También  se refirió a los actos terroristas perpetrados contra la naciente Revolución  y denunció a la Agencia Central de Inteligencia (CIA) como la autora material del hecho.

En esa despedida de duelo el Comandante en Jefe expresó que tal y como resistieron a las numerosas fuerzas de la tiranía de Fulgencio Batista, en un momento en  que solo contaban con 12 hombres, sabrían resistir  y vencer cualquier agresión.

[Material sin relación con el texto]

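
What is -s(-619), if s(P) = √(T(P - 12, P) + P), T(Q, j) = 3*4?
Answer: -I*√607 ≈ -24.637*I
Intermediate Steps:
T(Q, j) = 12
s(P) = √(12 + P)
-s(-619) = -√(12 - 619) = -√(-607) = -I*√607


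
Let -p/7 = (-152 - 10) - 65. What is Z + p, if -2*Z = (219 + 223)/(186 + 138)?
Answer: 514615/324 ≈ 1588.3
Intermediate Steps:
Z = -221/324 (Z = -(219 + 223)/(2*(186 + 138)) = -221/324 ≈ -0.68210)
p = 1589 (p = -7*((-152 - 10) - 65) = -7*(-162 - 65) = -7*(-227) = 1589)
Z + p = -221/324 + 1589 = 514615/324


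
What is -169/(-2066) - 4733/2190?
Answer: -2352067/1131135 ≈ -2.0794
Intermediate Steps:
-169/(-2066) - 4733/2190 = -169*(-1/2066) - 4733*1/2190 = 169/2066 - 4733/2190 = -2352067/1131135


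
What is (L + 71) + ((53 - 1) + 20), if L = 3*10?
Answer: 173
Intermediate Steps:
L = 30
(L + 71) + ((53 - 1) + 20) = (30 + 71) + ((53 - 1) + 20) = 101 + (52 + 20) = 101 + 72 = 173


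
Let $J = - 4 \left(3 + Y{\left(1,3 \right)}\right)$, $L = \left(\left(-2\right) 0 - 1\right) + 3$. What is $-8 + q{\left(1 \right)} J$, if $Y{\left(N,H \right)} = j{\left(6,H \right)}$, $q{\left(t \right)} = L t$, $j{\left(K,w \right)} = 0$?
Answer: $-32$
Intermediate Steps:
$L = 2$ ($L = \left(0 - 1\right) + 3 = -1 + 3 = 2$)
$q{\left(t \right)} = 2 t$
$Y{\left(N,H \right)} = 0$
$J = -12$ ($J = - 4 \left(3 + 0\right) = \left(-4\right) 3 = -12$)
$-8 + q{\left(1 \right)} J = -8 + 2 \cdot 1 \left(-12\right) = -8 + 2 \left(-12\right) = -8 - 24 = -32$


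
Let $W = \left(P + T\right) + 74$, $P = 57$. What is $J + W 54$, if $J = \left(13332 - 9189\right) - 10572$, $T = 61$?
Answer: $3939$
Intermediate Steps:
$W = 192$ ($W = \left(57 + 61\right) + 74 = 118 + 74 = 192$)
$J = -6429$ ($J = 4143 - 10572 = -6429$)
$J + W 54 = -6429 + 192 \cdot 54 = -6429 + 10368 = 3939$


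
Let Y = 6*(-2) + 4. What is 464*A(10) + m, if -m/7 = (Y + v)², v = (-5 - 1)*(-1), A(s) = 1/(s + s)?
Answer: -24/5 ≈ -4.8000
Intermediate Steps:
A(s) = 1/(2*s)
v = 6 (v = -6*(-1) = 6)
Y = -8 (Y = -12 + 4 = -8)
m = -28 (m = -7*(-8 + 6)² = -7*(-2)² = -7*4 = -28)
464*A(10) + m = 464*((½)/10) - 28 = 464*((½)*(⅒)) - 28 = 464*(1/20) - 28 = 116/5 - 28 = -24/5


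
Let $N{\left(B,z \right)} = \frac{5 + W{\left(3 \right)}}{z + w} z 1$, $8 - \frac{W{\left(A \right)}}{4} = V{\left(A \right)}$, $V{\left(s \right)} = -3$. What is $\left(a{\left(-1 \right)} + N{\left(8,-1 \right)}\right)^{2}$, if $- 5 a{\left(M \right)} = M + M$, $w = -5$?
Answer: $\frac{66049}{900} \approx 73.388$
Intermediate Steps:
$W{\left(A \right)} = 44$ ($W{\left(A \right)} = 32 - -12 = 32 + 12 = 44$)
$a{\left(M \right)} = - \frac{2 M}{5}$ ($a{\left(M \right)} = - \frac{M + M}{5} = - \frac{2 M}{5}$)
$N{\left(B,z \right)} = \frac{49 z}{-5 + z}$ ($N{\left(B,z \right)} = \frac{5 + 44}{z - 5} z 1 = \frac{49}{-5 + z} z 1 = \frac{49 z}{-5 + z} 1 = \frac{49 z}{-5 + z}$)
$\left(a{\left(-1 \right)} + N{\left(8,-1 \right)}\right)^{2} = \left(\left(- \frac{2}{5}\right) \left(-1\right) + 49 \left(-1\right) \frac{1}{-5 - 1}\right)^{2} = \left(\frac{2}{5} + 49 \left(-1\right) \frac{1}{-6}\right)^{2} = \left(\frac{2}{5} + 49 \left(-1\right) \left(- \frac{1}{6}\right)\right)^{2} = \left(\frac{2}{5} + \frac{49}{6}\right)^{2} = \left(\frac{257}{30}\right)^{2} = \frac{66049}{900}$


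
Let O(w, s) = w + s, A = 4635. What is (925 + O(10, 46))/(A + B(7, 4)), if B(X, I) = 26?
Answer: 981/4661 ≈ 0.21047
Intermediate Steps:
O(w, s) = s + w
(925 + O(10, 46))/(A + B(7, 4)) = (925 + (46 + 10))/(4635 + 26) = (925 + 56)/4661 = 981*(1/4661) = 981/4661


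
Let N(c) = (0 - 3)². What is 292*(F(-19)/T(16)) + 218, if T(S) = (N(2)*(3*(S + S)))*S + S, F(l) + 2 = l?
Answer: 752747/3460 ≈ 217.56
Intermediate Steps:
F(l) = -2 + l
N(c) = 9 (N(c) = (-3)² = 9)
T(S) = S + 54*S² (T(S) = (9*(3*(S + S)))*S + S = (9*(3*(2*S)))*S + S = (9*(6*S))*S + S = (54*S)*S + S = 54*S² + S = S + 54*S²)
292*(F(-19)/T(16)) + 218 = 292*((-2 - 19)/((16*(1 + 54*16)))) + 218 = 292*(-21*1/(16*(1 + 864))) + 218 = 292*(-21/(16*865)) + 218 = 292*(-21/13840) + 218 = -1533/3460 + 218 = 752747/3460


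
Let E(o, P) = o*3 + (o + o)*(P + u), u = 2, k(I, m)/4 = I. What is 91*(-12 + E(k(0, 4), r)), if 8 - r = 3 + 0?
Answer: -1092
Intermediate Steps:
k(I, m) = 4*I
r = 5 (r = 8 - (3 + 0) = 8 - 1*3 = 8 - 3 = 5)
E(o, P) = 3*o + 2*o*(2 + P) (E(o, P) = o*3 + (o + o)*(P + 2) = 3*o + (2*o)*(2 + P) = 3*o + 2*o*(2 + P))
91*(-12 + E(k(0, 4), r)) = 91*(-12 + (4*0)*(7 + 2*5)) = 91*(-12 + 0*(7 + 10)) = 91*(-12 + 0*17) = 91*(-12 + 0) = 91*(-12) = -1092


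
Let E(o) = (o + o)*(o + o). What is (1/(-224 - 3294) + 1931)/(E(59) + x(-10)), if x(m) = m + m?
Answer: 6793257/48914272 ≈ 0.13888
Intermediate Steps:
x(m) = 2*m
E(o) = 4*o² (E(o) = (2*o)*(2*o) = 4*o²)
(1/(-224 - 3294) + 1931)/(E(59) + x(-10)) = (1/(-224 - 3294) + 1931)/(4*59² + 2*(-10)) = (1/(-3518) + 1931)/(4*3481 - 20) = (-1/3518 + 1931)/(13924 - 20) = (6793257/3518)/13904 = (6793257/3518)*(1/13904) = 6793257/48914272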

Argumentó que “nuevamente no tendríamos otra disyuntiva que aquella con que iniciamos la lucha revolucionaria: la de la libertad o la muerte.  Solo que ahora libertad quiere decir algo más todavía: libertad quiere decir patria.  Y la disyuntiva nuestra sería patria o muerte”, acotó Fidel.

Lágrimas de plomo, convicción y acero rasgaron las gargantas y templaron el recio carácter de un pueblo que lejos de atemorizarse ante las acciones terroristas hizo suya una consigna que, enarbolada por primera vez allí por el líder de la Revolución, quedó para la historia.

A los mártires de La Coubre su pueblo los mantiene vivos porque sin la sangre derramada por ellos no hubiera sido posible abonar el camino hacia la victoria.

De eso son testigos los hijos que cada cuatro de marzo lloran frente al monumento erigido en  la Avenida del Puerto para evitar que hechos como ese mueran en el olvido.

También, las viudas que dejaron colgadas en las perchas las esperanzas de acariciar junto a su pareja  un proyecto común, y  las madres cansadas de esperar en vano en la puerta de la casa el retorno del hijo amado.